Bussotti Maurizio, Agostoni PierGiuseppe, Durigato Alberto, Santoriello Carlo, Farina Stefania, Brusasco Vito, Pellegrino Riccardo
Istituto di Cardiologia dell'Università degli Studi di Milano, Centro Cardiologico, Istituto di Ricovero e Cura a Carattere Scientifico, Centro di Studio per le Ricerche Cardiovascolari del Centro Di Studio per le Ricerche, Milan, Italy.
Istituto di Cardiologia dell'Università degli Studi di Milano, Centro Cardiologico, Istituto di Ricovero e Cura a Carattere Scientifico, Centro di Studio per le Ricerche Cardiovascolari del Centro Di Studio per le Ricerche, Milan, Italy.
Chest. 2009 Feb;135(2):425-433. doi: 10.1378/chest.08-1477. Epub 2008 Nov 18.
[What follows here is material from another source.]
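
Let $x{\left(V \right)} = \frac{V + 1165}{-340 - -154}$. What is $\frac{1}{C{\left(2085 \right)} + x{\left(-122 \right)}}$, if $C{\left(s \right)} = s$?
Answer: $\frac{186}{386767} \approx 0.00048091$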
Traditionally, ventilatory limitation to exercise is assessed by measuring the breathing reserve (BRR) [ie, the difference between minute ventilation at peak exercise and maximum voluntary ventilation measured at rest]. Recent studies have however, documented important abnormalities in ventilatory adaptation with a remarkable potential to limit exercise even in the presence of a normal BRR. Among these abnormalities is lung hyperinflation and expiratory flow limitation. This was documented by comparing tidal to maximum flow-volume loops (FVLs) collected throughout the test. In the present study, we wondered whether the advantages of using such a technique within the classic cardiopulmonary exercise test (CPET) might be obscured by the maneuvers interfering with the main functional parameters of the test, and eventually with interpretation of the CPET.
We studied 18 healthy subjects, 19 patients affected by COPD, and 19 patients with chronic heart failure during a maximum exercise test on three different study days in a random order. On one occasion, the CPET was conducted with no FVLs (control test [CTRL]), whereas on the other occasions FVLs were incorporated every 1 min during exercise (FVL(1)-min) or every 2 min during exercise (FVL(2)-min).
None of the classic cardiovascular parameters recorded at ventilatory anaerobic threshold or at peak exercise differed between the study days (by analysis of variance). Furthermore, the coefficients of variation of the main parameters between FVL(1)-min and FVL(2)-min days vs CTRL day were well within the natural variability thresholds reported in the literature.
The FVLs appear to not interfere with the main functional parameters used for the interpretation of CPET.
传统上,通过测量呼吸储备(BRR)[即运动峰值时的分钟通气量与静息时测量的最大自主通气量之间的差值]来评估运动时的通气限制。然而,最近的研究记录了通气适应方面的重要异常情况,即使在呼吸储备正常的情况下,这些异常也具有显著的限制运动的潜力。这些异常情况包括肺过度充气和呼气流量受限。通过比较整个测试过程中收集的潮气与最大流量-容积环(FVL)记录了这一情况。在本研究中,我们想知道在经典心肺运动试验(CPET)中使用这种技术的优势是否会被干扰测试主要功能参数并最终干扰CPET解释的操作所掩盖。
我们在三个不同的研究日,以随机顺序对18名健康受试者、19名慢性阻塞性肺疾病(COPD)患者和19名慢性心力衰竭患者进行了最大运动测试。一次,在不进行FVL测量的情况下进行CPET(对照测试[CTRL]),而在其他情况下,在运动期间每隔1分钟(FVL(1)-min)或每隔2分钟(FVL(2)-min)纳入FVL测量。
在通气无氧阈或运动峰值时记录的经典心血管参数在不同研究日之间没有差异(通过方差分析)。此外,FVL(1)-min和FVL(2)-min日与CTRL日之间主要参数的变异系数完全在文献报道的自然变异阈值范围内。
FVL似乎不会干扰用于解释CPET的主要功能参数。